Jacques Martin s'est dit fort satisfait de la tournure des événements. Pour lui, être l'entraîneur du Canadien est une occasion "unique" de diriger une des organisations les plus prestigieuses du sport professionnel. "C'est un défi grandiose", a-t-il insisté.

L'incertitude entourant l'identité du propriétaire du CH n'a pas été un facteur dans sa réflexion.

L'embauche de Martin n'était pas le seul changement que Gainey avait à confirmer, lundi. Il a aussi annoncé que l'entraîneur des gardiens de but, Roland Melanson, ne serait pas de retour avec l'équipe.

"Nous avions besoin de nouvelles idées, d'aller dans une nouvelle direction, a-t-il expliqué. 'Rollie' était ici depuis longtemps. Il a beaucoup donné. Nos gardiens peuvent conserver ce qu'ils ont appris de lui et maintenant apprendre de quelqu'un d'autre."

Quant aux autres adjoints, ils rencontreront Jacques Martin au cours des prochains jours. Il est permis de penser que d'autres devront eux aussi aller relever de nouveaux défis.

A l'étage au-dessus, le nouvel entraîneur s'est dit choyé de pouvoir collaborer avec Bob Gainey, Pierre Gauthier et Trevor Timmins. "J'ai été emballé par mes conversations avec Bob Gainey. Nous avons parlé de philosophie, des joueurs, de la ligue.
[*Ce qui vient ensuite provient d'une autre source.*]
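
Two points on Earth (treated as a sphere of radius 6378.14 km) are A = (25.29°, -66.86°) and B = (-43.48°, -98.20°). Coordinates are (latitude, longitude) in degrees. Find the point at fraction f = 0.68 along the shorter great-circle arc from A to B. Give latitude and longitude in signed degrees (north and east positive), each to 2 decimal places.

The central angle between A and B is δ = 1.3012 rad.
With f = 0.68, the slerp weights are sin((1−f)δ)/sin δ = 0.4196 and sin(fδ)/sin δ = 0.8028.
Weighted sum of the unit vectors: (0.4196)·(0.3553,-0.8314,0.4272) + (0.8028)·(-0.1035,-0.7182,-0.6881) = (0.0660, -0.9254, -0.3731).
Converting back: φ = atan2(z, √(x²+y²)) = -21.91°, λ = atan2(y, x) = -85.92°.

-21.91°, -85.92°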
Nous avons déjà une bonne chimie", a-t-il dit.

D'autre part, Martin n'était pas sans savoir que la communication et le discipline étaient deux éléments qui semblaient avoir fait défaut, dans les derniers mois, au sein de la formation.

"Avec les joueurs, je pense que c'est important de définir leurs rôles, de communiquer sur une base régulière, a-t-il dit (...) Et l'encadrement aussi est primordial. Si on regarde ma feuille de route, je pense que la discipline est très importante. Ce sont des professionnels, puis ils doivent agir en professionnels."

Il considère que sa nouvelle équipe peut compter sur un noyau fort, particulièrement dans le filet. "Il y a des éléments en place pour bâtir une formation gagnante", a-t-il dit.

Il a refusé d'être étiqueté comme un entraîneur privilégiant le jeu défensif. "Je préfère que mes joueurs contrôlent la rondelle. Je veux que mes joueurs travaillent fort pour récupérer la rondelle. Il est important de créer des occasions de marquer, mais il est aussi important de bien jouer dans toutes les zones."

Martin a aussi assuré qu'il pourrait aisément travailler avec des gens comme Alex Kovalev, qui aime bien improviser à l'offensive.

"J'ai toujours cru qu'il fallait laisser un peu de liberté et de créativité aux joueurs, a-t-il expliqué. Et j'ai entraîné de grands joueurs offensifs. Je pense à Marian Hossa, Martin Havlat, Daniel Alfredsson... Je pense n'avoir jamais été un entraîneur qui limitait leurs habiletés offensives. Pour moi, c'est une question d'éthique de travail et d'engagement."

Martin occupait depuis 2006 le poste de directeur général des Panthers de la Floride. L'expérience a été bonne, a-t-il noté. "Cela me donne une meilleure compréhension de toute l'organisation et cela va aider mes relations avec le directeur général ici."

Bob Gainey a précisé que le Canadien n'aurait pas à donner une compensation aux Panthers même si Martin était toujours sous contrat.

Un entraîneur expérimenté

L'ancien entraîneur du Tricolore Jacques Demers estime que Martin est bien l'homme de la situation. "Moi, je pense que c'est un excellent choix, a-t-il déclaré. On amène un entraîneur avec beaucoup d'expérience."

A titre d'entraîneur dans la LNH, Martin présente une fiche de 517 victoires, 406 défaites et 119 nulles. Il a aussi subi 56 défaites en prolongation. Son taux d'efficacité est de ,551. Il a dirigé les Blues de St. Louis, les Sénateurs et les Panthers. Il avait remporté le trophée Jack-Adams, remis à l'entraîneur de l'année dans la LNH, lors de la saison 1998-1999. Il occupe présentement le 10e rang dans l'histoire du circuit avec 1098 matchs derrière le banc et occupe la 10e position au chapitre des victoires.

Martin a une expérience du hockey international puisqu'il a occupé les fonctions d'entraîneur associé avec l'équipe du Canada ayant remporté la médaille d'or aux Jeux olympiques de 2002, à Salt Lake City. Il a occupé les mêmes fonctions à la Coupe du monde de hockey en 2004 et aux Jeux de Turin en 2006.

Au sujet de ceux qui trouvent que Jacques Martin a un style ennuyeux, Demers affirme qu'"ils ne savent pas de quoi ils parlent".

"Ses équipes étaient excitantes", a-t-il assuré.